BRUE is a diagnosis made after the care team has examined your baby and determined that there was no known concerning cause for the event. Though we can never say that a baby who has had a BRUE is at no risk for future problems, we can say that babies are at lower risk if:
- They are older than 60 days.
- They were born on time (not premature).
- They did not need cardiopulmonary resuscitation (CPR) by a health care professional.
- The BRUE lasted less than 1 minute.
- This was the baby’s only such event.
If this should happen again, or your baby develops more problems, contact the baby’s doctor or health care team. The doctor may decide to have your baby come back for another visit.
Signs and Symptoms
In a baby less than one year old, the following are common signs of a BRUE:
- Pale or blue skin
- No breathing, decreased breathing, or irregular breathing
- Tight or very relaxed, limp muscles
- Baby appears more sleepy
What to Do or Watch for at Home
At home, these things are important:
- Safe sleep practices (see Helping Hand HH-IV-69, Safe Sleep Practices for Babies)
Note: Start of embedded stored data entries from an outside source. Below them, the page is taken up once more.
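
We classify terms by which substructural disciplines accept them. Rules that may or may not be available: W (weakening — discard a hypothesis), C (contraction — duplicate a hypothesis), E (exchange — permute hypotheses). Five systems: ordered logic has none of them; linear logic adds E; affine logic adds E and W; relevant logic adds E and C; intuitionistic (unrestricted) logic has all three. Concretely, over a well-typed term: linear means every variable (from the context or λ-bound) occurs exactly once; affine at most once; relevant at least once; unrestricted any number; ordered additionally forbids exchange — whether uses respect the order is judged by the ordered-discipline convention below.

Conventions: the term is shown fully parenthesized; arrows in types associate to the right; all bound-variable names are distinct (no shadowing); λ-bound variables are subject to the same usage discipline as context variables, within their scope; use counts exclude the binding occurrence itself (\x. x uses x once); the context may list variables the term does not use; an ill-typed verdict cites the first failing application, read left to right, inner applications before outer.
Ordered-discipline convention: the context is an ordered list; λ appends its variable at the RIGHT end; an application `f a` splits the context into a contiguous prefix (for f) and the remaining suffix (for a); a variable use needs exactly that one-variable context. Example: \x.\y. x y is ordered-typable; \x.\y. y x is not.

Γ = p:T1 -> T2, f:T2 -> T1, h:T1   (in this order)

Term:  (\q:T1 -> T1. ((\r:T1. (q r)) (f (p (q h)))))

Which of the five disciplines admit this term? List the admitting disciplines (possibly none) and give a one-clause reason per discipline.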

- Avoid exposure to any tobacco (cigarette, cigar or pipe) smoke
- If your baby has another BRUE, and you are concerned that it could be life-threatening, call 911 or your local emergency numbers. Otherwise, call your baby’s doctor to report the event.
Activity and Diet
Continue to feed your child as recommended by his or her physician or health care team. We sometimes recommend that parents feed less food at a time, but feed more often, and practice reflux precautions. This is up to your child’s doctor according to the child’s own needs.
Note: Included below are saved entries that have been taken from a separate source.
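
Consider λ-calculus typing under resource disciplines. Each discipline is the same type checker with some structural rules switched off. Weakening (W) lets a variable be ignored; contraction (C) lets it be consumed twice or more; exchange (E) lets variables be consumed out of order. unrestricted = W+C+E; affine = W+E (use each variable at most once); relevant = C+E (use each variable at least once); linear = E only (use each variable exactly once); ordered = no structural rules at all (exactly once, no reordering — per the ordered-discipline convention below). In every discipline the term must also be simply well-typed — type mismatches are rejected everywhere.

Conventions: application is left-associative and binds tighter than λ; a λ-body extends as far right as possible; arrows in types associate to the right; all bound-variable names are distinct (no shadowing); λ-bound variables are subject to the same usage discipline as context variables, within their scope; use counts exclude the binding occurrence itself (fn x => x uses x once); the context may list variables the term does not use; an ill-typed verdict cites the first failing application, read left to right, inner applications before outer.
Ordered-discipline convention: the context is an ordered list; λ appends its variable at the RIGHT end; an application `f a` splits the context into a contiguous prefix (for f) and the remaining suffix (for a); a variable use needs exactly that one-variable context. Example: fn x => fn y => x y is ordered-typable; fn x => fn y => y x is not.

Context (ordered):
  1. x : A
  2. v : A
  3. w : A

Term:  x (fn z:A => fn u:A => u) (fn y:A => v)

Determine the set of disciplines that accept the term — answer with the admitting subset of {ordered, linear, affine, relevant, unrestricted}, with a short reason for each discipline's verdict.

admitting disciplines: none
usage: x=1, v=1, w=0, z [bound]=0, u [bound]=1, y [bound]=0
order of uses: x, u, v
typing: ill-typed: non-function type A applied to an argument
ordered: ✗ — fails simple typing
linear: ✗ — a type mismatch blocks all five
affine: ✗ — the type mismatch rejects it
relevant: ✗ — not simply typable
unrestricted: ✗ — fails simple typing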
Please schedule a follow-up appointment with your child’s primary care physician within 48 hours after a BRUE.
Remember to take your baby to regular well-child visits to help keep him or her healthy and safe.
Write down all your questions as you think of them. Bring this list with you when you see your child’s doctor. Be sure to call the doctor’s office if you cannot keep the appointment.